In the context of the punishing consequences of the Covid-19 pandemic on business development activity worldwide, three of the large mixed use projects now in development in Falls Church are requesting potential revisions in their agreements with the City to take into account prospects for pulling back.
The first addressed by the Falls Church City Council last week involved the Falls Church Gateway Partner’s plans to develop 9.5 acres in the City’s west end, involving an adjusted payment schedule and reported in last week’s edition.
Two more came before the City Council in its work session this Tuesday that will be voted on at its next business meeting this coming Monday.
In one case, the City will be asked to OK a change in its agreement with the Mill Creek developers of the 4.3-acre Founder’s Row project, well on its way to completion at the intersection of W. Broad and N. West Streets. In that one, Mill Creek is coming with the unhappy news that the Studio Movie Grill, which had signed a lease to bring an eight-screen theatre as a centerpiece of its project, has had to file for bankruptcy and shut down all their theatres across the U.S.
In the other case, the City will be asked to agree to slightly modified language in its deal with the Insight Group developers of the 2.3-acre Broad and Washington project that has promised to be centered around a 55,000-square foot Whole Foods market at the City’s central intersection of Broad and Washington.
That project is slated for its final vote of approval from the Council this Monday, but with the uncertain economic times, the developers want to modify their promise of bringing the Whole Foods with a phrase that promises something comparable in the event Whole Foods backs out or undergoes a major change that could include a name change.
CORRECTION: This story incorrectly states that the Insight Group, developers of the Broad and Washington project, is seeking a modification to its promise to bring Whole Foods to the site. Instead, the City Council is requesting more specific language related to what happens if Whole Foods didn’t open in the project.

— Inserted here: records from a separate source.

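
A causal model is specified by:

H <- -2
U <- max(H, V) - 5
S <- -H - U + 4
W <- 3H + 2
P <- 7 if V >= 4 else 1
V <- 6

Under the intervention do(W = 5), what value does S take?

do(W=5) replaces the equation W <- 3H + 2 with the constant W = 5.
S is not downstream of the intervention, so its value is determined by the original equations.
U = max(H, V) - 5  [with H=-2, V=6]  = 1
S = -H - U + 4  [with H=-2, U=1]  = 5

5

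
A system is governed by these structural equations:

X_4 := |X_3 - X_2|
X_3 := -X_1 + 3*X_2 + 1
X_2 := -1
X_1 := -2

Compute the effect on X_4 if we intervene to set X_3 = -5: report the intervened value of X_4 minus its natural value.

The intervention breaks the incoming arrows to X_3: X_3 := -X_1 + 3*X_2 + 1 no longer applies, and X_3 = -5.
X_4 = |X_3 - X_2|  [with X_3=-5, X_2=-1]  = 4
Without intervention: X_3 = -X_1 + 3*X_2 + 1  [with X_1=-2, X_2=-1]  = 0; X_4 = |X_3 - X_2|  [with X_3=0, X_2=-1]  = 1.
Change = 4 − 1 = 3.

3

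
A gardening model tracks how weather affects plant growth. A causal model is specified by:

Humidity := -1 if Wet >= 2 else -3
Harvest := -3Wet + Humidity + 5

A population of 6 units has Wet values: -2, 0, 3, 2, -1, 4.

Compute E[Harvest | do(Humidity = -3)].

-1

Under do(Humidity=-3), Humidity's equation is replaced by Humidity=-3 for every unit. Per-unit Harvest: 8, 2, -7, -4, 5, -10. Mean = -1.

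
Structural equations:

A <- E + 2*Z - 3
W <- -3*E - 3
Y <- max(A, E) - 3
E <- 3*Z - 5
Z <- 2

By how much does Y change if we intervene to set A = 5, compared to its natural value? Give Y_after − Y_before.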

Neither request was met with enthusiasm by the City Council at its work session this Tuesday, as Mayor David Tarter pointed out two cases where the City was promised major retailers in connection with a large scale project that failed to materialize, both in association with the Great Recession of the previous decade.

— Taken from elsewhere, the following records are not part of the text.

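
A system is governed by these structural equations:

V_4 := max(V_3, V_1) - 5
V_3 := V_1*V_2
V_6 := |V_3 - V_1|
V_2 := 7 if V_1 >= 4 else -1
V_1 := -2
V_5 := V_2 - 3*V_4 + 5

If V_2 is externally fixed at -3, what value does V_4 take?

Under do(V_2=-3), the mechanism V_2 := 7 if V_1 >= 4 else -1 is discarded; V_2 is fixed at -3.
V_3 = V_1*V_2  [with V_1=-2, V_2=-3]  = 6
V_4 = max(V_3, V_1) - 5  [with V_3=6, V_1=-2]  = 1

1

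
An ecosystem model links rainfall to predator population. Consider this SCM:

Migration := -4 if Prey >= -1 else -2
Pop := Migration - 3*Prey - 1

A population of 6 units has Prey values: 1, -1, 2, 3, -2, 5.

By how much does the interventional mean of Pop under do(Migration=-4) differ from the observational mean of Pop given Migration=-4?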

In particular, Tarter said he was looking forward to the movie theater as something the City needs, that reminded him of his youth here when he could walk from his home to a local theater.

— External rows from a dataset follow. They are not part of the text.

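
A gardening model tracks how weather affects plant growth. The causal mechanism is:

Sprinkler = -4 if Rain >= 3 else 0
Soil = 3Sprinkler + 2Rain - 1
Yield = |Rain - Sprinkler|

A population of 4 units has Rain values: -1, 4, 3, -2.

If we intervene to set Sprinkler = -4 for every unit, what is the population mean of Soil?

do(Sprinkler=-4) breaks Sprinkler's dependence on Rain. With Sprinkler=-4 fixed, Soil across the units is -15, -5, -7, -17, mean -11.

-11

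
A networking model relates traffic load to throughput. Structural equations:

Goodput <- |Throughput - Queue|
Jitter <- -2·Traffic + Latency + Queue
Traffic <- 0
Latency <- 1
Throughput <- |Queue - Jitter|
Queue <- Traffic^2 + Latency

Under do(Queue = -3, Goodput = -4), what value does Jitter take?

-2

Setting Queue = -3, Goodput = -4 by intervention discards those variables' equations.
Jitter = -2·Traffic + Latency + Queue  [with Traffic=0, Latency=1, Queue=-3]  = -2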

But Joe Muffler, the Mill Creek point person for Falls Church who has marshalled the Founders Row project for years here and is also a spokesman for Mill Creek’s ambitions to develop the Rite Aid site across W. Broad from Founder’s Row, insisted that his company remains committed to putting a movie theatre at that site. He said his company, which is the sole owner of the site, has already sunk about $5 million into the foundation for the theater complex.
He said he is currently in negotiations with a number of national firms who have expressed interest, knowing the wider success of his mixed use projects relies on something like a movie theater presence there.
As Councilman Phil Duncan pointed out, the cause of the current woes is the pandemic, and it is something that will fade with vaccines now being rushed to the public, making the market for something like a theater project even more desirable than before.
“We will get out of this. We will get back to our glory days,” he said. Mayor Tarter agreed that “there is a pent up demand for entertainment and socialization.”
“We’re aware of that pent up demand,” Muffler said. “We will turn over every stone to find a viable substitute.”
On the Whole Foods prospect at the Insight Group’s Broad and Washington project, the certainty of a final OK Monday remains in the air because of the uncertainty of Whole Foods, even though there are no indicators that Amazon, which owns Whole Foods, has any intent to change the terms they’ve already inked for the project. “We believe Whole Foods will come onto this site. They have no history of pulling out,” Insight’s Scott Adams contended.
In fact, Insight’s Scott Adams took strong issue with comments by Council member David Snyder who suggested that changes to allow, for example, more affordable housing in the project are crafted to optimize the developer’s profits over commitments to a fair deal with the City.
“Our goal is not to maximize profit,” he stressed, “But to create something of benefit to Falls Church.” He said Insight’s “hard work to resolve all the issues surrounding the project over the years” should be evidence of that.
In addition to providing a home for the Creative Cauldron local theatre performance and education non-profit, the latest willingness of the developer to accommodate a plan that could make up to 10 percent of the residential units of the project “affordable” is another major indicator.
The Council is mulling an option that the developers have agreed to that nine of the residential units will be studio apartments offered at 40 percent of the area median income and that another nine will be two bedroom units offered at 60 percent of the area median income.
Based on this plan, the developer is willing to add to the total amount of affordable units. “I’d love to hit 33 units,” Councilman Duncan said.
But Councilman Snyder said that the offer of more affordable units is not something the developer, but the City would have to pay for.